This theory relies on the module basically behaving the same regardless of which other module it is attached to. This is where the problem of modular interdependence comes in. Should the modules not truly be independent this assumption fails, usually to a degree equivalent to that of the interdependence. Exactly how to accomodate this in testing is not always clear.
Libraries
Several of the modules in use in the software should be third-party libraries, or part of a standard API. Existing libraries can both be a blessing, and a curse, for programmers and testers alike.
Should the library be perfect, then the programmer doesn't need to spend much time integrating it, and the tester need not spend much effort testing it. A perfect library has been properly tested and fixed by the vendor of that library.
Should a library be quite faulty, then the programmer will likely make many mistakes in integrating it, and the tester now has to test both that integration and the library itself. In these cases the tester could quite possibly be forced into black box testing, as nobody in development process will truly understand how the library works. Furthermore, the programmer's may have no ability to correct any mistakes a tester finds in the library.

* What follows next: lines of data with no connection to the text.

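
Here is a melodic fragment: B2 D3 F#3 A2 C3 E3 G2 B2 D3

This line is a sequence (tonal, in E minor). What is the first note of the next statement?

F#2

The 3-note cells begin on B2, A2, G2 — each down a 2nd from the last.
One more step down a 2nd gives F#2.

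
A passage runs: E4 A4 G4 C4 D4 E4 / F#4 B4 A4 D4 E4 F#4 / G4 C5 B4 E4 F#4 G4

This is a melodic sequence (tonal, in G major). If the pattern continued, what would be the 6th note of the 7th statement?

D5

With 6-note cells, note 6 of each statement runs E4, F#4, G4.
Each moves up a 2nd. Continuing: A4 → B4 → C5 → D5.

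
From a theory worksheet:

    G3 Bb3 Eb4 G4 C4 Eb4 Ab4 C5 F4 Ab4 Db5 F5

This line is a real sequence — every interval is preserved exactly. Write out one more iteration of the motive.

Taking 4-note groups, the heads are G3, C4, F4: the pattern moves up a 4th.
Statement 4 starts on Bb4 and keeps the same exact contour: Bb4 Db5 Gb5 Bb5.

Bb4 Db5 Gb5 Bb5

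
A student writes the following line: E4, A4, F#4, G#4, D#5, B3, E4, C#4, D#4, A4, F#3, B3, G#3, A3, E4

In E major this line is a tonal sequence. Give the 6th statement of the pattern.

Taking 5-note groups, the heads are E4, B3, F#3: the pattern moves down a 4th.
Extending down a 4th: C#3 → G#2 → D#2.
So cell 6 is D#2 G#2 E2 F#2 C#3.

D#2 G#2 E2 F#2 C#3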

Make sure the programmer's are aware of such problem's when choosing libraries. In some cases the integration of a faulty library might cause so many testing problems, that it is simply not worth the effort to use the library. That is, the programming team should not just be considering their effort when making a library selection, the testing effort needs to also be considered.
Open Specifications
Most products will be required to implement, or obey, certain standards, and will use several known algorithms. Indentifying and understanding this aspects of the software provide a very good test effort reduction.
Standards
Most standards have great testing advantage in that they are well described, and often have a reference implementation. If you're lucky, the standard will even have a certification test suite. In this case, you as a tester, need only use that test suite against your own company's code and see what happens -- the test design is free in this case.
Algorithms
Algorithms are also usually taken directly from known sources, or are adapations of known algorithms. It is quite uncommon for a programming team to be doing large degrees of innovation in this area, and even in projects where such innovation is required, the majority of the code will nonetheless be existing algorithms.
As a test designer it is essential that you can understand the basic nature of the algorithms in use in the software, or their implications for the software. Lacking such knowledge will make the partitioning of the equivalence classes very difficult, and likely wrong.